Thursday, May 22, 2014

Eleven Bees: A Meditation

This is a guest blog by Jean Lorrah


I walk my dogs for at least a mile every day, meeting people, getting exercise, and watching the seasons change. We have distinct seasons here in Kentucky (where I have lived for over forty years), and being out there every day for many years I have noticed a combination of weather cycles and climate change. For example, up until 10-12 years ago, we cycled between wet and dry years, two or three dry years, then three or four wet years. There were always more wet than dry years, and there were always occasional localized floods. Now we seem to have only wet years, and the floods come more frequently and range over wider areas.

Recently our winters have been more severe than usual, and lasted longer. In the area where I live, severe winter weather usually runs from December through February, but this past winter started in November and kept us snowed in till the end of March. What I observe as I walk this spring makes me wonder about Nature's forms of compensation.

The first time I heard of Nature compensating was a few years ago when the peach crop in southern Illinois (in our news area) failed three years in a row because of late frosts that killed the blossoms before the fruit could set. The third year that happened, the trees bloomed for a second time--but along came yet another frost and killed them again. Not to be frustrated from their purpose for a third year in a row, the trees put out an unprecedented third bloom! That one survived, and the peach farmers had a crop that year.

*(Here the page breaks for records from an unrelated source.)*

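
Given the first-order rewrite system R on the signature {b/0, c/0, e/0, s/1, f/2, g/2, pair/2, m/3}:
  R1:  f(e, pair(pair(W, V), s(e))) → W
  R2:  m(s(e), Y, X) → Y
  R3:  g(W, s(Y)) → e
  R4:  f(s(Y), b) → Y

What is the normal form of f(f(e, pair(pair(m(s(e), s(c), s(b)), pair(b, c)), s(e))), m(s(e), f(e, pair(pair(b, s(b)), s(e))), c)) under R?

1. f(f(e, pair(pair(m(s(e), s(c), s(b)), pair(b, c)), s(e))), m(s(e), f(e, pair(pair(b, s(b)), s(e))), c))  →  f(m(s(e), s(c), s(b)), m(s(e), f(e, pair(pair(b, s(b)), s(e))), c))   [R1 at 1]
2. f(m(s(e), s(c), s(b)), m(s(e), f(e, pair(pair(b, s(b)), s(e))), c))  →  f(s(c), m(s(e), f(e, pair(pair(b, s(b)), s(e))), c))   [R2 at 1]
3. f(s(c), m(s(e), f(e, pair(pair(b, s(b)), s(e))), c))  →  f(s(c), f(e, pair(pair(b, s(b)), s(e))))   [R2 at 2]
4. f(s(c), f(e, pair(pair(b, s(b)), s(e))))  →  f(s(c), b)   [R1 at 2]
5. f(s(c), b)  →  c   [R4 at ε]

c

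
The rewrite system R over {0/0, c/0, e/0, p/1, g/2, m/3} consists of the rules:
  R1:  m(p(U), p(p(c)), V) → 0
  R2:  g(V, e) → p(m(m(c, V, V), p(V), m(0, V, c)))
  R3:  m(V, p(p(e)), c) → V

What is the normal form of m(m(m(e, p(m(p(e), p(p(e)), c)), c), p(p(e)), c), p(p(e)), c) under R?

1. m(m(m(e, p(m(p(e), p(p(e)), c)), c), p(p(e)), c), p(p(e)), c)  →  m(m(e, p(m(p(e), p(p(e)), c)), c), p(p(e)), c)   [R3 at ε]
2. m(m(e, p(m(p(e), p(p(e)), c)), c), p(p(e)), c)  →  m(e, p(m(p(e), p(p(e)), c)), c)   [R3 at ε]
3. m(e, p(m(p(e), p(p(e)), c)), c)  →  m(e, p(p(e)), c)   [R3 at 2.1]
4. m(e, p(p(e)), c)  →  e   [R3 at ε]

e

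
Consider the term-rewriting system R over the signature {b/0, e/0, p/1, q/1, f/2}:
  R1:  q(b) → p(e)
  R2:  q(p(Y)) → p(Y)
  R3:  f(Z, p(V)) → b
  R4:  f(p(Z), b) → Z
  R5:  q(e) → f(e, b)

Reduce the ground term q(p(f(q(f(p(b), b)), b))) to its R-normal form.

1. q(p(f(q(f(p(b), b)), b)))  →  p(f(q(f(p(b), b)), b))   [R2 at ε]
2. p(f(q(f(p(b), b)), b))  →  p(f(q(b), b))   [R4 at 1.1.1]
3. p(f(q(b), b))  →  p(f(p(e), b))   [R1 at 1.1]
4. p(f(p(e), b))  →  p(e)   [R4 at 1]

p(e)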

The purpose of life is to propagate, which fruit trees do with flowers and fruit (which carries seeds to make new trees). I'm one of those people who tends to connect new information to old information, so when the news was filled with stories of bees dying out starting several years ago, I first connected the other insects I saw carrying out pollination on my walks with the missing honey bees, and then with the three blossomings of the peach trees.

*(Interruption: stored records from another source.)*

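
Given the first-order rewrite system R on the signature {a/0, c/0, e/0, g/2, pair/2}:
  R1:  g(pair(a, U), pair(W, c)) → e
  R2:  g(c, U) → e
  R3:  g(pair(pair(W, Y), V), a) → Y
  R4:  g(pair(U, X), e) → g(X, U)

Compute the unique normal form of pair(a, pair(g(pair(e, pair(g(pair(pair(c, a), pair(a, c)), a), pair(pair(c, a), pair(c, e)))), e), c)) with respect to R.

pair(a, pair(a, c))

1. pair(a, pair(g(pair(e, pair(g(pair(pair(c, a), pair(a, c)), a), pair(pair(c, a), pair(c, e)))), e), c))  →  pair(a, pair(g(pair(g(pair(pair(c, a), pair(a, c)), a), pair(pair(c, a), pair(c, e))), e), c))   [R4 at 2.1]
2. pair(a, pair(g(pair(g(pair(pair(c, a), pair(a, c)), a), pair(pair(c, a), pair(c, e))), e), c))  →  pair(a, pair(g(pair(pair(c, a), pair(c, e)), g(pair(pair(c, a), pair(a, c)), a)), c))   [R4 at 2.1]
3. pair(a, pair(g(pair(pair(c, a), pair(c, e)), g(pair(pair(c, a), pair(a, c)), a)), c))  →  pair(a, pair(g(pair(pair(c, a), pair(c, e)), a), c))   [R3 at 2.1.2]
4. pair(a, pair(g(pair(pair(c, a), pair(c, e)), a), c))  →  pair(a, pair(a, c))   [R3 at 2.1]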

Once I knew that bees were dying, I watched for them on my walks. There used to be lots of bees--it was not unusual to see dozens of them on one walk. But as the years passed there really were fewer ... and fewer ... until last year, the entire year I counted only two. That's not two bees per walk--it's only two honey bees the entire year!

But as the bees dwindled, the flowers did not. Every year there were as many as ever, the fruit trees produced fruit--how could that be if they were not being pollinated? They were--I was fascinated to see all sorts of insects doing the job the honeybees used to do. There were the big slow bumblers, and wasps, various flies, and even beetles. Nature made sure plants continued to be pollinated in spite of the dearth of bees.

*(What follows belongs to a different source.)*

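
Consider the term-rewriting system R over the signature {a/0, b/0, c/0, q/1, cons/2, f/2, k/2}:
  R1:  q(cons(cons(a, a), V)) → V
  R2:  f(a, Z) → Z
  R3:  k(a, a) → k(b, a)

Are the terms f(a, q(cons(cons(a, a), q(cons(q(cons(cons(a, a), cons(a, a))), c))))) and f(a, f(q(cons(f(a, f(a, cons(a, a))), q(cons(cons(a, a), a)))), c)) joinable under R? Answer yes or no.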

And finally, this year, some of the bees are back. In the past three weeks I have seen eleven honey bees at work collecting pollen. Oh, that's still a tiny number, but eleven in three weeks is far better than two in an entire summer!

We've just come out of the longest, coldest winter on record--records that have been kept for more than a century. It's always been a rare thing to have snow in this part of the country after February. This year the second week in March saw a storm that closed everything for days: roads, schools, businesses, the Post Office. That used to happen once in a decade, and always in January or February, once in a great while in December. This year snow buried the crocuses and daffodils which came up on schedule.

And now--our little city is an absolute riot of flowers! Since spring finally arrived, a full two weeks after the Spring Equinox, March, April, May, and even a few June blooms are all flowering at once. Furthermore, each and every bush, tree, and plot of flowers has the biggest, thickest blooms I've ever seen.

Even the lowly clover is a carpet of white this spring, with the individual flower heads twice as big as usual. Before the clover blossomed, as the first warm days melted the snow and coaxed out the dandelions, the local news broadcasters asked people to please not immediately pull them out as weeds, but leave them for the bees.

But it didn't take long for everything to rush into bloom--from huge azaleas (up above) to the irises that usually flower in June.

Even the rhododendron bloomed in May. Not just for the bees, of course, but Nature overcoming the horrible winter all at once, it seems. I took all the pictures you see here within the past two weeks, and have decided to spare your bandwidth the roses, peonies, magnolia, mock orange, honeysuckle, violets, buttercups, and daisies.

And then last night, as I took the dogs out before bedtime, I discovered that it's not just flowers coming out early. On May 21, over a month early, I saw the blinking of the season's first firefly!

1 comment:

  1. Jean, You are so fun to read. The photos are beautiful.